John 8:1-11. The Pharisees and scribes brought to Jesus a woman caught in adultery so that they could test him. If he agreed that she should be stoned, then he could be brought before the Roman authorities who forbade executions without their permission. On the other hand, if Jesus refused to allow her to be stoned to death, he could be brought before the Jewish authorities for disobeying what Moses had prescribed. The genius of Jesus is that he put the decision right back into their hands with the stipulation that “Let the one among you who is without sin be the first to throw a stone at her.” That put the onus on each individual to declare by his action that he was without sin. That community of Jews knew one another well enough so as to know who was innocent and who was not among them. What Jesus wrote on the ground is not stated but I think we can guess that he wrote things that challenged their innocence. So they all left one by one. John the Evangelist often uses language on two levels of meaning, literally and figuratively or metaphorically. Here perhaps he is using the phrase “Jesus bent down” to say he went down to the lower level to deal with sin and then “Jesus straightened up” to say he went up to a higher level to raise the standards to a higher level that is virtue. The adulterous woman is sent off to live at that higher level. Jesus said in John 3:17: “For God did not send his Son into the world to condemn the world, but that the world might be saved through him.”

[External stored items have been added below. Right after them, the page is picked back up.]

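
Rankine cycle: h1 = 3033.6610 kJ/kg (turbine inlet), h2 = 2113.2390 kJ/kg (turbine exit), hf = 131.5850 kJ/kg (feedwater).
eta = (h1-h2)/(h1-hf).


W = 920.4220 kJ/kg
Q_in = 2902.0760 kJ/kg
eta = 0.3172 = 31.7160%

eta = 31.7160%


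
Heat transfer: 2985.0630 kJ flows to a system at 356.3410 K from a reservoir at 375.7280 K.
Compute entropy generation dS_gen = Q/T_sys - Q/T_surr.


dS_sys = 2985.0630/356.3410 = 8.3770 kJ/K
dS_surr = -2985.0630/375.7280 = -7.9447 kJ/K
dS_gen = 8.3770 - 7.9447 = 0.4322 kJ/K (irreversible)

dS_gen = 0.4322 kJ/K, irreversible


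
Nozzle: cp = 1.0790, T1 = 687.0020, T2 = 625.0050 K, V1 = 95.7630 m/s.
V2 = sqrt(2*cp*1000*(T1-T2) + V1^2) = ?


dT = 61.9970 K
2*cp*1000*dT = 133789.5260
V1^2 = 9170.5522
V2 = sqrt(142960.0782) = 378.1006 m/s

378.1006 m/s


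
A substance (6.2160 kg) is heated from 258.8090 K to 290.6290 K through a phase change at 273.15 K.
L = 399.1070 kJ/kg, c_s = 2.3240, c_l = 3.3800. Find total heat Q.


Q1 (sensible, solid) = 6.2160 * 2.3240 * 14.3410 = 207.1699 kJ
Q2 (latent) = 6.2160 * 399.1070 = 2480.8491 kJ
Q3 (sensible, liquid) = 6.2160 * 3.3800 * 17.4790 = 367.2352 kJ
Q_total = 3055.2542 kJ

3055.2542 kJ


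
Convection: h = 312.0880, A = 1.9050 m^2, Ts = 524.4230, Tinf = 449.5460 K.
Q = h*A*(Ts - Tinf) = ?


dT = 74.8770 K
Q = 312.0880 * 1.9050 * 74.8770 = 44516.4461 W

44516.4461 W


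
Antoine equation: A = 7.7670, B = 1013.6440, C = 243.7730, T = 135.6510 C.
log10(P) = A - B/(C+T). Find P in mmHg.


C+T = 379.4240
B/(C+T) = 2.6715
log10(P) = 7.7670 - 2.6715 = 5.0955
P = 10^5.0955 = 124585.1579 mmHg

124585.1579 mmHg


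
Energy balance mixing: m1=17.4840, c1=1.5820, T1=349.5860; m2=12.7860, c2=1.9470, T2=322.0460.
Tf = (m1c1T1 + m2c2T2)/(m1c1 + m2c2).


num = 17686.5630
den = 52.5540
Tf = 336.5406 K

336.5406 K


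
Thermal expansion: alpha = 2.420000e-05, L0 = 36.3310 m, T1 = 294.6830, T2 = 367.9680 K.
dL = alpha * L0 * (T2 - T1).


dT = 73.2850 K
dL = 2.420000e-05 * 36.3310 * 73.2850 = 0.064433 m
L_final = 36.395433 m

dL = 0.064433 m


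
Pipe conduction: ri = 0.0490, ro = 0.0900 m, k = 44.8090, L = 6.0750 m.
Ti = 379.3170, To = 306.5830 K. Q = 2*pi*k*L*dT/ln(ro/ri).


dT = 72.7340 K
ln(ro/ri) = 0.6080
Q = 2*pi*44.8090*6.0750*72.7340 / 0.6080 = 204612.8417 W

204612.8417 W


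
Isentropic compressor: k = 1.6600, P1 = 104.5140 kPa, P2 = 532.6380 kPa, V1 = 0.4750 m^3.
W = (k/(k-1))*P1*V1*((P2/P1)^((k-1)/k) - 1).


(k-1)/k = 0.3976
(P2/P1)^exp = 1.9107
W = 2.5152 * 104.5140 * 0.4750 * (1.9107 - 1) = 113.7158 kJ

113.7158 kJ


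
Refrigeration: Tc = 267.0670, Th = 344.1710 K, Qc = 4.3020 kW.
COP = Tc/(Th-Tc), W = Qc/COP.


COP = 267.0670 / 77.1040 = 3.4637
W = 4.3020 / 3.4637 = 1.2420 kW

COP = 3.4637, W = 1.2420 kW


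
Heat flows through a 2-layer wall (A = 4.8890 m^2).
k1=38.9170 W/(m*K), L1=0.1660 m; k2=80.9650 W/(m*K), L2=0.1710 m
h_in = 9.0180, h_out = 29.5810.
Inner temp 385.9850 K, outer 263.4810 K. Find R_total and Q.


R_conv_in = 1/(9.0180*4.8890) = 0.0227
R_1 = 0.1660/(38.9170*4.8890) = 0.0009
R_2 = 0.1710/(80.9650*4.8890) = 0.0004
R_conv_out = 1/(29.5810*4.8890) = 0.0069
R_total = 0.0309 K/W
Q = 122.5040 / 0.0309 = 3964.4723 W

R_total = 0.0309 K/W, Q = 3964.4723 W


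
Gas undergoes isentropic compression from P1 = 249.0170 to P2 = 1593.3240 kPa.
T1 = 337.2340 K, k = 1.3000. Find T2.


(k-1)/k = 0.2308
(P2/P1)^exp = 1.5347
T2 = 337.2340 * 1.5347 = 517.5457 K

517.5457 K


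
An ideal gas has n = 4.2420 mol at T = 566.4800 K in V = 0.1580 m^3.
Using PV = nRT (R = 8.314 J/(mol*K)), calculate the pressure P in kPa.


P = nRT/V = 4.2420 * 8.314 * 566.4800 / 0.1580
= 19978.6098 / 0.1580 = 126446.8977 Pa = 126.4469 kPa

126.4469 kPa


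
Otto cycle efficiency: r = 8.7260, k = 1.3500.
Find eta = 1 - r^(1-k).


r^(k-1) = 2.1344
eta = 1 - 1/2.1344 = 0.5315 = 53.1495%

53.1495%


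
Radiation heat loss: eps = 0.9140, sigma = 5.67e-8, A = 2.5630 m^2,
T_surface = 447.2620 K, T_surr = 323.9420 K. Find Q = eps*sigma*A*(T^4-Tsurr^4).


T^4 = 4.0017e+10
Tsurr^4 = 1.1012e+10
Q = 0.9140 * 5.67e-8 * 2.5630 * 2.9005e+10 = 3852.6047 W

3852.6047 W


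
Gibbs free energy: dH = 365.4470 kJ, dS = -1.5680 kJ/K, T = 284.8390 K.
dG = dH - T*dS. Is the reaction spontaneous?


T*dS = 284.8390 * -1.5680 = -446.6276 kJ
dG = 365.4470 + 446.6276 = 812.0746 kJ (non-spontaneous)

dG = 812.0746 kJ, non-spontaneous


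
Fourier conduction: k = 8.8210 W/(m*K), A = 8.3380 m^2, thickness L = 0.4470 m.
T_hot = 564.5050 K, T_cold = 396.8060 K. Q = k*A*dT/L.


dT = 167.6990 K
Q = 8.8210 * 8.3380 * 167.6990 / 0.4470 = 27593.2377 W

27593.2377 W


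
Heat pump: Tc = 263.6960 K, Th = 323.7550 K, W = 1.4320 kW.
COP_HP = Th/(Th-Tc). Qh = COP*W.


COP = 323.7550 / 60.0590 = 5.3906
Qh = 5.3906 * 1.4320 = 7.7194 kW

COP = 5.3906, Qh = 7.7194 kW


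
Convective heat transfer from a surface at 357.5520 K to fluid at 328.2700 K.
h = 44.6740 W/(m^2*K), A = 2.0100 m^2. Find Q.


dT = 29.2820 K
Q = 44.6740 * 2.0100 * 29.2820 = 2629.3696 W

2629.3696 W


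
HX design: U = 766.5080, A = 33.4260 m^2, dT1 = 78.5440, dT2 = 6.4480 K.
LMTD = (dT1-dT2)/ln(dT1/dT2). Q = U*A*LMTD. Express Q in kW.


LMTD = 28.8397 K
Q = 766.5080 * 33.4260 * 28.8397 = 738910.0102 W = 738.9100 kW

738.9100 kW


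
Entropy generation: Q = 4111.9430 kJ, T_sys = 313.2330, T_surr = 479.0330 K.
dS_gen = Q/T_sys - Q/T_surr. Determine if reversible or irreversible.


dS_sys = 4111.9430/313.2330 = 13.1274 kJ/K
dS_surr = -4111.9430/479.0330 = -8.5838 kJ/K
dS_gen = 13.1274 - 8.5838 = 4.5436 kJ/K (irreversible)

dS_gen = 4.5436 kJ/K, irreversible


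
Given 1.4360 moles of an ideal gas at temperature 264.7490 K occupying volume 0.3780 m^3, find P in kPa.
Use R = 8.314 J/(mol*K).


P = nRT/V = 1.4360 * 8.314 * 264.7490 / 0.3780
= 3160.8129 / 0.3780 = 8361.9389 Pa = 8.3619 kPa

8.3619 kPa


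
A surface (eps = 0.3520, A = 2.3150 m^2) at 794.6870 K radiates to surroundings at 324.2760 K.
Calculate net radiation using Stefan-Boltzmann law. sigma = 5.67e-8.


T^4 = 3.9883e+11
Tsurr^4 = 1.1058e+10
Q = 0.3520 * 5.67e-8 * 2.3150 * 3.8777e+11 = 17916.3764 W

17916.3764 W


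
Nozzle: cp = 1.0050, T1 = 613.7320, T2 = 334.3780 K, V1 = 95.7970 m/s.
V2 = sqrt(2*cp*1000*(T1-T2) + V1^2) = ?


dT = 279.3540 K
2*cp*1000*dT = 561501.5400
V1^2 = 9177.0652
V2 = sqrt(570678.6052) = 755.4327 m/s

755.4327 m/s


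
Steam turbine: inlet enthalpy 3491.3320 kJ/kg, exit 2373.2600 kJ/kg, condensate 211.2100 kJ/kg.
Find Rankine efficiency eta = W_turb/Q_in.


W = 1118.0720 kJ/kg
Q_in = 3280.1220 kJ/kg
eta = 0.3409 = 34.0863%

eta = 34.0863%


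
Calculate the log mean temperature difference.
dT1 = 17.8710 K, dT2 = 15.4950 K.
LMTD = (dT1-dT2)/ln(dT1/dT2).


dT1/dT2 = 1.1533
ln(dT1/dT2) = 0.1427
LMTD = 2.3760 / 0.1427 = 16.6548 K

16.6548 K


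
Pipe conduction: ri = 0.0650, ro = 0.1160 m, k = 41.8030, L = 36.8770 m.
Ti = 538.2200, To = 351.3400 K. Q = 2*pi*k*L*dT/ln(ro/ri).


dT = 186.8800 K
ln(ro/ri) = 0.5792
Q = 2*pi*41.8030*36.8770*186.8800 / 0.5792 = 3125179.6210 W

3125179.6210 W


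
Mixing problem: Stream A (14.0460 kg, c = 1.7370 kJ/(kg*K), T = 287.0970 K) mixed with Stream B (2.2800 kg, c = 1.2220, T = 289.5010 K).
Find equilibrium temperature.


num = 7811.1606
den = 27.1841
Tf = 287.3434 K

287.3434 K


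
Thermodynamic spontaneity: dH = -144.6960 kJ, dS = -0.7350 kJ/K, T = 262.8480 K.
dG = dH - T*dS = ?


T*dS = 262.8480 * -0.7350 = -193.1933 kJ
dG = -144.6960 + 193.1933 = 48.4973 kJ (non-spontaneous)

dG = 48.4973 kJ, non-spontaneous


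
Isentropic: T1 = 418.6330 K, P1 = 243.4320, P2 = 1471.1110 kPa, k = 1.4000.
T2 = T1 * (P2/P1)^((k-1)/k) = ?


(k-1)/k = 0.2857
(P2/P1)^exp = 1.6719
T2 = 418.6330 * 1.6719 = 699.9271 K

699.9271 K


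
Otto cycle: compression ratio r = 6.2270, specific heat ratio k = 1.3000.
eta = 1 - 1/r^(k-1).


r^(k-1) = 1.7309
eta = 1 - 1/1.7309 = 0.4223 = 42.2281%

42.2281%


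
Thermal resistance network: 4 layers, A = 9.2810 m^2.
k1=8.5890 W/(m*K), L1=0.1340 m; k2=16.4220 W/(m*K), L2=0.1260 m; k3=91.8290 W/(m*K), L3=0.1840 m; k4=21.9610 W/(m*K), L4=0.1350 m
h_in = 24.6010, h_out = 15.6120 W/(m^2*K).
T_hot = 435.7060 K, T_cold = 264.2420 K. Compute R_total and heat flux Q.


R_conv_in = 1/(24.6010*9.2810) = 0.0044
R_1 = 0.1340/(8.5890*9.2810) = 0.0017
R_2 = 0.1260/(16.4220*9.2810) = 0.0008
R_3 = 0.1840/(91.8290*9.2810) = 0.0002
R_4 = 0.1350/(21.9610*9.2810) = 0.0007
R_conv_out = 1/(15.6120*9.2810) = 0.0069
R_total = 0.0147 K/W
Q = 171.4640 / 0.0147 = 11690.2392 W

R_total = 0.0147 K/W, Q = 11690.2392 W


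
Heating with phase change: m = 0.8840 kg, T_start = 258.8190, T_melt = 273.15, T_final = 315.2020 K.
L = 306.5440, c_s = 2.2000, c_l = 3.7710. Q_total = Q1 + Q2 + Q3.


Q1 (sensible, solid) = 0.8840 * 2.2000 * 14.3310 = 27.8709 kJ
Q2 (latent) = 0.8840 * 306.5440 = 270.9849 kJ
Q3 (sensible, liquid) = 0.8840 * 3.7710 * 42.0520 = 140.1830 kJ
Q_total = 439.0389 kJ

439.0389 kJ


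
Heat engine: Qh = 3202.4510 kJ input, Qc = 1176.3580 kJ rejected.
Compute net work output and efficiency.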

Philippians 3:8-14. Paul’s expression of his personal faith is a wonderful summary of what we should all be living for. Paul has come to know the invisible Jesus both personally and spiritually. Now living his life in Christ, anything else in this world that is not in tune with that relationship with Jesus feels to him to be just “so much rubbish.” Paul seems to me to be saying: ‘I am nothing if Christ is not my life; I have everything’ “since I have indeed been taken possession of by Christ Jesus.” In many of his epistles Paul reflects a rejection of the kind of religious life that many of the Jews seem to have had in his day that made the rituals and regulations of the Law to be as a god for them without actively having God himself as the supreme ruler of their lives. However, as long as we are in this world, the struggle is not finished. Paul writes, ‘I am’ “straining forward to what lies ahead, I continue my pursuit toward the goal, the prize of God’s upward calling, Christ Jesus.” Let us join him! As for the adulterous woman and Paul, Christ Jesus is our eternal salvation.